Le chef du HCR va se rendre au Kirghizistan

29 juin 2010
Des réfugiés ouzbèques dans un camp au Kirghizistan.

Le Haut-commissaire des Nations Unies pour les réfugiés (HCR), Antonio Guterres, se rendra jeudi et vendredi au Kirghizistan, secoué depuis le 10 juin par des violences interethniques qui ont fait près de 200 morts et 2.000 blessés. Sa visite intervient alors que le calme est revenu dans le sud du pays et que les déplacés internes et les réfugiés en Ouzbékistan commencent à rentrés chez eux.

« La situation est calme, les besoins en eau et en nourriture décroissent et les organisations humanitaires se concentrent désormais sur l'aide aux personnes qui rentrent chez elles », a indiqué mardi, la porte-parole du Bureau de la coordination des affaires humanitaires (OCHA), Elizabeth Byrs, à l'occasion d'un point de presse à Genève en Suisse.

Au plus fort de la crise, le nombre de déplacés internes au Kirghizistan avait atteint 300.000 personnes et celui des réfugiés en Ouzbékistan, 80.000. Selon le gouvernement ouzbèk, tous les réfugiés arrivés sur son territoire, dont une écrasante majorité de femmes et d'enfants, sont désormais rentrés chez eux, à l'exception de 395 personnes malades qui ont du être hospitalisés.
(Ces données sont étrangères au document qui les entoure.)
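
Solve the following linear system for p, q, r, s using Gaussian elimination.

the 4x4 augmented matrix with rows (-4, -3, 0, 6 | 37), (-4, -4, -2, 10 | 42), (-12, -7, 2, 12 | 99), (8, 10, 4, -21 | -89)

(-4, -1, 4, 3)

Forward elimination on [A|b]:
R2 <- R2 - (1)*R1:  [  0  -1  -2   4   5 ]
R3 <- R3 - (3)*R1:  [   0    2    2   -6  -12 ]
R4 <- R4 - (-2)*R1:  [   0    4    4   -9  -15 ]
R3 <- R3 - (-2)*R2:  [  0   0  -2   2  -2 ]
R4 <- R4 - (-4)*R2:  [  0   0  -4   7   5 ]
R4 <- R4 - (2)*R3:  [ 0  0  0  3  9 ]
Row echelon form:
[ -4  -3   0  6  |  37 ]
[  0  -1  -2  4  |   5 ]
[  0   0  -2  2  |  -2 ]
[  0   0   0  3  |   9 ]
Back-substitution:
s = (9) / 3 = 3
r = (-2 - (2)*(3)) / -2 = 4
q = (5 - (-2)*(4) - (4)*(3)) / -1 = -1
p = (37 - (-3)*(-1) - (6)*(3)) / -4 = -4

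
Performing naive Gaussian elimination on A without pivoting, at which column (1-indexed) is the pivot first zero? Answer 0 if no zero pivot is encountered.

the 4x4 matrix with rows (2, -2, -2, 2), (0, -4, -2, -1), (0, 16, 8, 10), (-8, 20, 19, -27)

Naive forward elimination:
R4 <- R4 - (-4)*R1:  [   0   12   11  -19 ]
R3 <- R3 - (-4)*R2:  [ 0  0  0  6 ]
R4 <- R4 - (-3)*R2:  [   0    0    5  -22 ]
Matrix at this point:
[ 2  -2  -2    2 ]
[ 0  -4  -2   -1 ]
[ 0   0   0    6 ]
[ 0   0   5  -22 ]
Pivot entry (3,3) is zero but row 4 has 5 in column 3 -> naive elimination stops; a row interchange (e.g. R3 <-> R4) would be required here.

first zero-pivot column = 3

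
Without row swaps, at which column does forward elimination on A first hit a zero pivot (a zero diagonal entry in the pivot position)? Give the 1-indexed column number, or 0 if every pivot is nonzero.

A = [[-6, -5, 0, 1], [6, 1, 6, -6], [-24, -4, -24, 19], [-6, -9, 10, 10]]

Naive forward elimination:
R2 <- R2 - (-1)*R1:  [  0  -4   6  -5 ]
R3 <- R3 - (4)*R1:  [   0   16  -24   15 ]
R4 <- R4 - (1)*R1:  [  0  -4  10   9 ]
R3 <- R3 - (-4)*R2:  [  0   0   0  -5 ]
R4 <- R4 - (1)*R2:  [  0   0   4  14 ]
Matrix at this point:
[ -6  -5  0   1 ]
[  0  -4  6  -5 ]
[  0   0  0  -5 ]
[  0   0  4  14 ]
Pivot entry (3,3) is zero but row 4 has 4 in column 3 -> naive elimination stops; a row interchange (e.g. R3 <-> R4) would be required here.

first zero-pivot column = 3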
Principale préoccupation par conséquent des agences onusiennes déployées sur le terrain, les conditions de retour de ces réfugiés, et des déplacés internes au Kirghizistan.

« Dans la plupart des cas, leurs maisons ont été brûlées. Il y a eu des violences, des vols, des intimidations, des séparations familiales qui posent le problème de leur sécurité », a souligné Elizabeth Byrs, qui a cité des chiffres du ministère kirghize de la Santé. Depuis le 10 juin et le début des violences, les hôpitaux du sud du pays ont enregistrés 2.239 consultations médicales, 1.048 hospitalisations et 1.191 visites médicales. Plus de, 1.380 maisons ont par ailleurs été brûlées dans les deux principales villes du sud du pays, Och et Jalalabad où les violences contre la communauté ouzbèk ont été les plus intenses. Il resterait enfin trois camps de réfugiés au Kirghizistan, comptant plus de 600 déplacés internes.

« Les gens qui rentrent sont toujours traumatisés, beaucoup dorment dans des maisons détruites, sans toits », a indiqué de son côté le porte-parole du HCR, Adrian Edwards, qui participait aussi à la conférence de presse à Genève. Plusieurs équipes de son agence se sont en effet rendus dans la périphérie d'Och, la première ville du sud, pour constater que 95% des maisons avaient été détruites.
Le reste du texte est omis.